Each avenue I've pursued thanks to the book has led to others. My mother's symptoms change and so do situations, so I've reread sections of the book and gotten more from them at the right time for them. Parts that didn't register much on first reading are invaluable later. It's organized with that in mind, conveniently, with chapters that include subtopics and a thorough index.

There's guidance on ways to deal with specific behaviors and behavioral changes. There's support around how difficult it can be whether you're alone or with siblings or a partner. The book goes into how caring for one parent can create tension in a marriage or relationship and when there is disagreement among siblings among how things ought to be done.

Transitioning from home care to a facility is dealt with at length and in practical and supportive terms. There are suggestions for how to make it better for the patient, checklists of things to ask when choosing a facility -- including under what circumstances and by what method they restrain patients.
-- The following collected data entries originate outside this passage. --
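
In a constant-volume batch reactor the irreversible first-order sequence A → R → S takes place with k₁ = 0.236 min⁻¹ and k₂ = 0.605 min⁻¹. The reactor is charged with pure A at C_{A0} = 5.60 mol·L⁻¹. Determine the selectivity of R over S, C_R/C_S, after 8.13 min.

0.117

For first-order series with pure A initially, C_R(t) = k₁C_{A0}/(k₂−k₁)·(e^(−k₁t) − e^(−k₂t)).
e^(−k₁t) = e^(−0.236×8.13) = e^(−1.919) = 0.1468; e^(−k₂t) = e^(−4.919) = 0.007309.
C_R = 0.236×5.60/(0.605−0.236) × (0.1468−0.007309) = 3.582×0.1395 = 0.4996 mol·L⁻¹.
C_A = C_{A0}e^(−k₁t) = 0.8221 mol·L⁻¹, so C_S = C_{A0}−C_A−C_R = 4.278 mol·L⁻¹; C_R/C_S = 0.117.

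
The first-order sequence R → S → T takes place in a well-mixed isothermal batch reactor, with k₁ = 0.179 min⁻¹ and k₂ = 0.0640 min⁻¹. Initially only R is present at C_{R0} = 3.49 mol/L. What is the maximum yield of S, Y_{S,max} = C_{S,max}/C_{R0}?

At the optimum, C_{S,max}/C_{R0} = (k₁/k₂)^[k₂/(k₂−k₁)].
= (0.179/0.0640)^(0.0640/(0.0640−0.179)) = (2.797)^(-0.5565) = 0.5642.

0.564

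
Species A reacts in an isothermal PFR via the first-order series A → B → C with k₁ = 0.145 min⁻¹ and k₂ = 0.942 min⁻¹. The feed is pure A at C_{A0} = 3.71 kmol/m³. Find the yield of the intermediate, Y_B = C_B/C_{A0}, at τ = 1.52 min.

0.102

Solving the coupled first-order balances gives C_B(τ) = [k₁/(k₂−k₁)]·C_{A0}·(e^(−k₁τ) − e^(−k₂τ)).
e^(−k₁τ) = e^(−0.145×1.52) = e^(−0.2204) = 0.8022; e^(−k₂τ) = e^(−1.432) = 0.2389.
C_B = 0.145×3.71/(0.942−0.145) × (0.8022−0.2389) = 0.6750×0.5633 = 0.3802 kmol/m³.
Y_B = C_B/C_{A0} = 0.3802/3.71 = 0.102.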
Many of these things are difficult to contemplate but far better to know as much information about everything as possible in the calm before a storm. There are legal matters and medico-legal matters to decide. So much.
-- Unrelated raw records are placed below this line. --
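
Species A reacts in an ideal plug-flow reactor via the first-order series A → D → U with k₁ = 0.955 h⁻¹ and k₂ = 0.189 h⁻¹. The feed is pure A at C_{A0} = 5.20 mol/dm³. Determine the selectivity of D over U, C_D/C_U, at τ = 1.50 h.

5.35

For first-order series with pure A initially, C_D(τ) = k₁C_{A0}/(k₂−k₁)·(e^(−k₁τ) − e^(−k₂τ)).
e^(−k₁τ) = e^(−0.955×1.50) = e^(−1.432) = 0.2387; e^(−k₂τ) = e^(−0.2835) = 0.7531.
C_D = 0.955×5.20/(0.189−0.955) × (0.2387−0.7531) = (-6.483)×(-0.5144) = 3.335 mol/dm³.
C_A = C_{A0}e^(−k₁τ) = 1.241 mol/dm³, so C_U = C_{A0}−C_A−C_D = 0.6236 mol/dm³; C_D/C_U = 5.35.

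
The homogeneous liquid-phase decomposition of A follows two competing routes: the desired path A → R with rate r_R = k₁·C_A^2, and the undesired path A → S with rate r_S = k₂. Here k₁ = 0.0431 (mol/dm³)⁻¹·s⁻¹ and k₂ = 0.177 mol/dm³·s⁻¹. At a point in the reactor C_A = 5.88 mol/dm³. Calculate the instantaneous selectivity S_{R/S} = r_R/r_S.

S_{R/S} = r_R/r_S = (k₁·C_A^2)/(k₂) = (k₁/k₂)·C_A^2.
= (0.0431×5.880^2) / (0.177) = 1.490/0.1770 = 8.42.

8.42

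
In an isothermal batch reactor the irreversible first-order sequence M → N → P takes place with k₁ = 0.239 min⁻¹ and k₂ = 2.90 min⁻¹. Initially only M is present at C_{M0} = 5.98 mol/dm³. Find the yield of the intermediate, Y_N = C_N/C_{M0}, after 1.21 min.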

The trajectory for every patient is different, the lifestyle before and after diagnosis as well and of course the situation of the caregiver(s) throughout the course of the illness. I can only say for me that it was a surprising and still sometimes is a frightening thing we're living with, a new abnormal, and there's nothing I can't find or find out about, which is a huge comfort. And there's support, so I don't need to lean on my friends continuously; many of them have done this already or are now, some of whom will, sadly, sometime do it for the love of their life.

Know what else is a comfort? There are so many people in the world who are so much worse off. When she's responding "shut up" to everything I say to or ask her, or when she's impetuously going out the door and I have to stop what I'm doing and go flying after her, that's not helpful. But times like now when she's settled down, and in the middle of the night when it's quiet as I lie awake, it's important to me to remember that and be grateful.